Андриан Изотович понял и скрытый намек на возможное подчинение Маевки первому отделению, и ту неловкость, которую испытывает при этом Силантий. Столь же сухо, небрежно ответил:
– Как люди. Я свое сделал, что смог… Со школой уладилось – это надежно. Теперь с пекарней завелся. Пробью! – Грохнул кулаком об стол. – Снова Настюху на старое место, она мастерица.
Странно подействовал его взрыв на Силантия.
– Лампочки бы на дамбу. Колесо закрутить… Просто, для красоты, – заговорил он расслабленно и проникновенно, немигуче пялясь в окно. – Я как приезжаю, взгляд сразу на дамбу.
– Иллюминации схотелось? – Андриан Изотович холодно прищурился. – В чью честь? Не в твою, что не забываешь?
Силантий не отозвался; подышав шумно, Андриан Изотович жестко заявил:
– У меня задачка проще: пекарня, пилорама, животноводство укрепить и нос кое-кому утереть, для примера хотя бы. А то на мясо скоро в совхозе вовсе… Новую улку весной заложим – это важнее.
– Ну, мне пора, Андриан, – Силантий неловко приподнялся. – Много в тебе отчаянности, я всегда завидовал и опять подчеркну. Ха! В Москве каждый дом берегут, говорят, памятники, а мы деревнями бросаемся, словно гнилой картошкой.
– Ну-у, хоромина бывшего князя и конура бабки Христи!
– Не прикидывайся – конура! В конуру люди переселились не сами, когда-то строились. Из деревни соки сосут, а ей самой на лишнюю трату… Ни дорог, ни больниц, а город жиреет на наших горбах. Может, наш мужик с того запил, что все под запретом, и для деревни в первую очередь?
– У нас в гегемонах пролетариат, крестьянство – мелкая вошка, отсталая часть общества.
– Да ладно, не дразнись, мелкая вошка, а дух русский откуда?..
Силантий поднялся первым, пошел стремительно.
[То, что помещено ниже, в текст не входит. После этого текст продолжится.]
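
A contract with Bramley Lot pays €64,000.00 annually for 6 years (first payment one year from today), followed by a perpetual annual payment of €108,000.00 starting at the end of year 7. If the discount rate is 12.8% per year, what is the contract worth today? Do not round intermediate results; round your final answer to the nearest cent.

€666873.78

PV of 6-year annuity: €64,000.00 × [1 − (1+0.128)^−6] / 0.128 = 257274.49884
Perpetuity value at year 6: €108,000.00 / 0.128 = 843750.00000
PV of perpetuity: 843750.00000 / (1+0.128)^6 = 409599.28320
Total PV = 257274.49884 + 409599.28320 = 666873.78205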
Андриан Изотович слушал тяжкий вздох половиц, переживших свой век, и понимал, что больше не появится в этой окончательно брошенной человеком, навсегда опустевшей избе, в каждом углу которой на разные голоса кричит умирающее прошлое. И то, что в зыбках качалось на крюке, вбитом в матицу, и то, что вынесено в саване на кладбище. Многое помнит вздыхающая надсадно углами ветхая избенка бабки Христины – памятник деревенской вечности, и прощает человеку, который век строил ее любовно, обихаживал и в одночасье опустошил.
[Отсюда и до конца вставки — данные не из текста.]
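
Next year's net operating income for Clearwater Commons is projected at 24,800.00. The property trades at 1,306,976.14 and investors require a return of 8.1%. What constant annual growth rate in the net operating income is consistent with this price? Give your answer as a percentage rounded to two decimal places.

P = D₁/(r−g) ⇒ g = r − D₁/P = 0.081 − 24,800.00/1,306,976.14 = 0.062025

6.20%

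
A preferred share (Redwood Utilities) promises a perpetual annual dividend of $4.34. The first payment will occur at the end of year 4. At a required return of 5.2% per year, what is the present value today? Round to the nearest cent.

Value at end of year 3: C / r = $4.34 / 0.052 = $83.4615
Discount to today: PV = $83.4615 / (1 + 0.052)^3 = $83.4615 / 1.164253 = $71.69

$71.69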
Мужицкая изба – вечность миров и святость уклада. Прошлое, настоящее и будущее русской души, которая без нее нигде не получит прежнего крепкого стержня.
Ни-ко-гда!
Бабка сидела в машине. Бесчувственная, давно выплакавшая старушечьи слезы, уставшая беспокоиться о будущем и осуждать настоящее. Да и умела ли она когда-нибудь это вершить всей душой и разумом, не знавшим настоящей свободы, подобно ему и Чернухе? Андриан Изотович задержался было, порываясь что-то сказать, но только махнул рукой, словно вычеркнул окончательно старуху из жизни.
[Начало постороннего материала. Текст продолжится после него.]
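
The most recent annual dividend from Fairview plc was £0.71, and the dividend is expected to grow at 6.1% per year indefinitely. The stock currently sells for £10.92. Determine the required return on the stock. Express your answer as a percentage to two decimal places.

13.00%

D₁ = £0.71 × 1.061 = £0.7533
P = D₁/(r − g) ⇒ r = D₁/P + g = £0.7533/£10.92 + 0.061 = 0.068984 + 0.061 = 0.129984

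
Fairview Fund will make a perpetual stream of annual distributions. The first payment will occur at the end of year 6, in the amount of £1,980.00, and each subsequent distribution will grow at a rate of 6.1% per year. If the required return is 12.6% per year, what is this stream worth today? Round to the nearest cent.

Value at end of year 5: C₁ / (r − g) = £1,980.00 / (0.126 − 0.061) = £30,461.5385
Discount to today: PV = £30,461.5385 / (1 + 0.126)^5 = £30,461.5385 / 1.810056 = £16,829.06

£16829.06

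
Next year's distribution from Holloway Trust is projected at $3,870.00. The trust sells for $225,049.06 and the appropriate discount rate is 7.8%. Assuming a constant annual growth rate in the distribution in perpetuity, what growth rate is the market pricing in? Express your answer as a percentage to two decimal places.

P = D₁/(r−g) ⇒ g = r − D₁/P = 0.078 − $3,870.00/$225,049.06 = 0.060804

6.08%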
И не понимал, куда идет. Свет померк, только рой всюду копошащихся людинов, на которых он знай покрикивает, что-то грозно требует, чем-то недоволен. Среди них и бабка Христина. Семижильная Христя, которая всю войну и долго после войны работала на ферме скотницей, успевая столько, сколь не всегда посильно теперь четверым. Раньше времени обезножившая Христя, которая дважды в день вручную выгребала вилами из коровников навоз; в дождь и слякоть, в снег и мороз привозила ежедневно по пятьсот-шестьсот ведер воды – водопроводов-то в помине не было – и застудилась. Ласковая на обращение со скотиной Христьюшка, которая, будучи уже больной, учила его распознавать в молоденькой телушке будущую коровью стать и ее коровье достоинство.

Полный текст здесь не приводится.